Typhoon 2: A Family of Open Text and Multimodal Thai Large Language Models
Kunat Pipatanakul, Potsawee Manakul, Natapong Nitarach, Warit Sirichotedumrong, Surapon Nonesung, Teetouch Jaknamon, Parinthapat Pengpun, Pittawat Taveekitworachai, Adisai Na-Thalang, Sittipong Sripaisarnmongkol, Krisanapong Jirayoot, Kasima Tharnpipitchai
TL;DR
Typhoon2 presents a comprehensive family of Thai-optimized LLMs spanning text, vision, and audio, built on open backbones (Llama3, Qwen2.5) with bilingual pretraining, extensive post-training, and Thai-specific safety. The work highlights data-centric CPT with diverse Thai sources, long-context adaptations, function calling, distillation, and model merging to boost instruction-following and multilingual performance. Multimodal components—Typhoon2-Vision and Typhoon2-Audio—demonstrate improved Thai OCR, document understanding, and end-to-end speech processing, with careful agentic data curation and Thai-centric evaluation. Public release of weights and safety tools aims to accelerate Thai-language AI development, while uncovering best practices for cross-lingual transfer, long-context utilization, and safety in low-resource languages.
Abstract
This paper introduces Typhoon 2, a series of text and multimodal large language models optimized for the Thai language.
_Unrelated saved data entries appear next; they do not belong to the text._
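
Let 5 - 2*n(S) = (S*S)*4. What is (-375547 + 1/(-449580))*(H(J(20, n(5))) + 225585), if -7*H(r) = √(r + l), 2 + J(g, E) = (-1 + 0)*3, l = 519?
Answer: -2539161002305179/29972 + 24119774323*√514/449580 ≈ -8.4717e+10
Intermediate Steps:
n(S) = 5/2 - 2*S² (n(S) = 5/2 - S*S*4/2 = 5/2 - S²*4/2 = 5/2 - 2*S²)
J(g, E) = -5 (J(g, E) = -2 + (-1 + 0)*3 = -2 - 1*3 = -2 - 3 = -5)
H(r) = -√(519 + r)/7 (H(r) = -√(r + 519)/7 = -√(519 + r)/7)
(-375547 + 1/(-449580))*(H(J(20, n(5))) + 225585) = (-375547 + 1/(-449580))*(-√(519 - 5)/7 + 225585) = (-375547 - 1/449580)*(-√514/7 + 225585) = -168838420261*(225585 - √514/7)/449580 = -2539161002305179/29972 + 24119774323*√514/449580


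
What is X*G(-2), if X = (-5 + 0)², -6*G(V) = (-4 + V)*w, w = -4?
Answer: -100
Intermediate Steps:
G(V) = -8/3 + 2*V/3 (G(V) = -(-4 + V)*(-4)/6 = -(16 - 4*V)/6 = -8/3 + 2*V/3)
X = 25 (X = (-5)² = 25)
X*G(-2) = 25*(-8/3 + (⅔)*(-2)) = 25*(-8/3 - 4/3) = 25*(-4) = -100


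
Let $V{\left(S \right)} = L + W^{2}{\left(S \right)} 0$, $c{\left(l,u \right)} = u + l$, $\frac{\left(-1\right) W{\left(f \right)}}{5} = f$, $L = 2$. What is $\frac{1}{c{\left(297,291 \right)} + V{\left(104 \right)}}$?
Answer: $\frac{1}{590} \approx 0.0016949$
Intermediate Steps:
$W{\left(f \right)} = - 5 f$
$c{\left(l,u \right)} = l + u$
$V{\left(S \right)} = 2$ ($V{\left(S \right)} = 2 + \left(- 5 S\right)^{2} \cdot 0 = 2 + 25 S^{2} \cdot 0 = 2 + 0 = 2$)
$\frac{1}{c{\left(297,291 \right)} + V{\left(104 \right)}} = \frac{1}{\left(297 + 291\right) + 2} = \frac{1}{588 + 2} = \frac{1}{590}$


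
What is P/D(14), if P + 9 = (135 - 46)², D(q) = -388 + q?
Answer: -3956/187 ≈ -21.155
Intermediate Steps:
P = 7912 (P = -9 + (135 - 46)² = -9 + 89² = -9 + 7921 = 7912)
P/D(14) = 7912/(-388 + 14) = 7912/(-374) = 7912*(-1/374) = -3956/187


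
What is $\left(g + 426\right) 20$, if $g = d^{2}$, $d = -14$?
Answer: $12440$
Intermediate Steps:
$g = 196$ ($g = \left(-14\right)^{2} = 196$)
$\left(g + 426\right) 20 = \left(196 + 426\right) 20 = 622 \cdot 20 = 12440$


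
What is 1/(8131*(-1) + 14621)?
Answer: 1/6490 ≈ 0.00015408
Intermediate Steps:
1/(8131*(-1) + 14621) = 1/(-8131 + 14621) = 1/6490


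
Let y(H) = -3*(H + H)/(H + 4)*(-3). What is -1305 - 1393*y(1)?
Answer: -31599/5 ≈ -6319.8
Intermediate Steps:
y(H) = 18*H/(4 + H) (y(H) = -3*2*H/(4 + H)*(-3) = -6*H/(4 + H)*(-3) = 18*H/(4 + H))
-1305 - 1393*y(1) = -1305 - 25074/(4 + 1) = -1305 - 25074/5 = -31599/5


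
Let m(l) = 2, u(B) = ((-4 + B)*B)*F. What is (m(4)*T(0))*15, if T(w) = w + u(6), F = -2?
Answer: -720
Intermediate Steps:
u(B) = -2*B*(-4 + B) (u(B) = ((-4 + B)*B)*(-2) = (B*(-4 + B))*(-2) = -2*B*(-4 + B))
T(w) = -24 + w (T(w) = w + 2*6*(4 - 1*6) = w + 2*6*(4 - 6) = w + 2*6*(-2) = w - 24 = -24 + w)
(m(4)*T(0))*15 = (2*(-24 + 0))*15 = (2*(-24))*15 = -48*15 = -720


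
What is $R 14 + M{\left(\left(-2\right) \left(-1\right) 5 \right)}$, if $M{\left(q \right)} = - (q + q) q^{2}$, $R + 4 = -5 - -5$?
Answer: $-2056$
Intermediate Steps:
$R = -4$ ($R = -4 - 0 = -4 + \left(-5 + 5\right) = -4 + 0 = -4$)
$M{\left(q \right)} = - 2 q^{3}$ ($M{\left(q \right)} = - 2 q q^{2} = - 2 q^{3}$)
$R 14 + M{\left(\left(-2\right) \left(-1\right) 5 \right)} = \left(-4\right) 14 - 2 \left(\left(-2\right) \left(-1\right) 5\right)^{3} = -56 - 2 \left(2 \cdot 5\right)^{3} = -56 - 2 \cdot 10^{3} = -56 - 2000 = -2056$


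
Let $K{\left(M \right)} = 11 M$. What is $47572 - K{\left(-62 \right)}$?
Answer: $48254$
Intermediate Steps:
$47572 - K{\left(-62 \right)} = 47572 - 11 \left(-62\right) = 47572 - -682 = 47572 + 682 = 48254$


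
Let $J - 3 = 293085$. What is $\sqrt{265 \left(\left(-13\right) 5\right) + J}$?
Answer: $\sqrt{275863} \approx 525.23$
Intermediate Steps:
$J = 293088$ ($J = 3 + 293085 = 293088$)
$\sqrt{265 \left(\left(-13\right) 5\right) + J} = \sqrt{265 \left(\left(-13\right) 5\right) + 293088} = \sqrt{265 \left(-65\right) + 293088} = \sqrt{-17225 + 293088} = \sqrt{275863}$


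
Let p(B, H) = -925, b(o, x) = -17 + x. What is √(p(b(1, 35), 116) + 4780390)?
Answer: √4779465 ≈ 2186.2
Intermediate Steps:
√(p(b(1, 35), 116) + 4780390) = √(-925 + 4780390) = √4779465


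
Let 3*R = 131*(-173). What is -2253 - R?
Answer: 15904/3 ≈ 5301.3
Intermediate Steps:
R = -22663/3 (R = (131*(-173))/3 = (⅓)*(-22663) = -22663/3 ≈ -7554.3)
-2253 - R = -2253 - 1*(-22663/3) = -2253 + 22663/3 = 15904/3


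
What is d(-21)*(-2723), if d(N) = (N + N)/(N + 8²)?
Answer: 114366/43 ≈ 2659.7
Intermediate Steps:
d(N) = 2*N/(64 + N) (d(N) = (2*N)/(N + 64) = (2*N)/(64 + N) = 2*N/(64 + N))
d(-21)*(-2723) = (2*(-21)/(64 - 21))*(-2723) = (2*(-21)/43)*(-2723) = (2*(-21)*(1/43))*(-2723) = -42/43*(-2723) = 114366/43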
The series includes models for text, vision, and audio. Typhoon2-Text builds on state-of-the-art open models, such as Llama 3 and Qwen2, and we perform continual pre-training on a mixture of English and Thai data. We employ post-training techniques to enhance Thai language performance while preserving the base models' original capabilities. We release text models across a range of sizes, from 1 to 70 billion parameters, available in both base and instruction-tuned variants. To guardrail text generation, we release Typhoon2-Safety, a classifier enhanced for Thai cultures and language. Typhoon2-Vision improves Thai document understanding while retaining general visual capabilities, such as image captioning. Typhoon2-Audio introduces an end-to-end speech-to-speech model architecture capable of processing audio, speech, and text inputs and generating both text and speech outputs.